Skip to main content
Last updated: 26 Nov 2025

search-api: How Search API Populates Popularity Fields

The GOV.UK Search API maintains several fields related to document popularity. These fields are populated using two scheduled rake tasks:

  • page_traffic — fetches and processes traffic data from Google Analytics 4 (GA4), storing the results in the page_traffic Elasticsearch index.
  • update_popularity — reads the processed data from the page_traffic index and updates the popularity-related fields on documents in the main search index.

Collecting and preparing traffic data

The page_traffic task retrieves page performance data from GA4 and stores a processed version in the page_traffic Elasticsearch index. The processing consists of the following steps:

Step 1 — filter out unwanted pages

Exclude pages that should not contribute to popularity calculations:

  • External (non-GOV.UK) URLs
  • Smart Answers
  • “Page not found” pages

Step 2 — group by base path

Combine pages with the same base path (ignoring query parameters) and sum their pageviews.

Step 3 — rank and index

Sort the grouped set in descending order by total pageviews.

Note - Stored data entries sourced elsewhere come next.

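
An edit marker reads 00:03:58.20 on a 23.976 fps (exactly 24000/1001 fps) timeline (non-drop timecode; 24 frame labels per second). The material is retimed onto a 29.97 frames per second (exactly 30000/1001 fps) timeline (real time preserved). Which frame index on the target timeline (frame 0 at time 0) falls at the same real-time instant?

Source frame index: (0×3600 + 3×60 + 58) × 24 + 20 = 5732.
Real time: 5732 / (24000/1001) = 1434433/6000 s.
Target frame: (1434433/6000) × (30000/1001) = 7165.

frame 7165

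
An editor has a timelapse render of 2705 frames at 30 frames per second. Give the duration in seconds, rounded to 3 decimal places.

90.167 seconds

Running time = 2705 × 1/30 = 541/6 s ≈ 90.167 s.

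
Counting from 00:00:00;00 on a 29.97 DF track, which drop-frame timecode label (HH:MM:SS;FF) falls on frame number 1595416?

Ten DF minutes hold 17982 frames, so frame 1595416 lies in block 88 (frames 1582416–1600397) with 13000 frames into that block.
The block's first minute is 1800 frames and the rest 1798 each; 13000 frames reaches minute 7, so 88 × 18 + 7 × 2 = 1598 labels have been skipped so far.
Adding those back, label number 1595416 + 1598 = 1597014 at 30 labels/s is 53233 s + 24 f = 14 h 47 min 13 s frame 24, i.e. 14:47:13;24.

14:47:13;24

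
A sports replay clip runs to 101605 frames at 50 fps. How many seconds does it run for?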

Each entry is written to the page_traffic index with these fields:

Field Description
rank_14 The document’s zero-based rank in the sorted list
vc_14 Absolute number of pageviews for the grouped base path
vf_14 Proportion of total pageviews (pageviews ÷ total pageviews)

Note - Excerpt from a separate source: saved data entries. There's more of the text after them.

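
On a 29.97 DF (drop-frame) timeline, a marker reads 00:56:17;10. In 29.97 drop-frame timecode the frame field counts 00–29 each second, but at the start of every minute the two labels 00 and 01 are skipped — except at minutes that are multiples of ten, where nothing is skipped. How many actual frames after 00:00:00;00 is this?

101218

Complete 10-minute blocks: 5, each 17982 frames → 89910.
Remaining 6 whole minutes in the current block: 1800 + 5 × 1798 = 10790 frames.
Within the current minute: 17 × 30 + 10 − 2 = 518 (labels ;00/;01 skipped at this minute). Total = 89910 + 10790 + 518 = 101218.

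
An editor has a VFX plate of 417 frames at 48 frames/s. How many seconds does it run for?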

Applying popularity to search documents

The update_popularity task reads the entries from the page_traffic index and updates documents in the main search index by setting fields derived from the traffic data. The primary fields populated are:

Field Description
popularity 1 / (rank_14 + offset)
popularity_b (size_of_ranked_list) - rank_14
view_count vc_14

The offset used in the popularity calculation is defined in the /elasticsearch.yml file as popularity_rank_offset.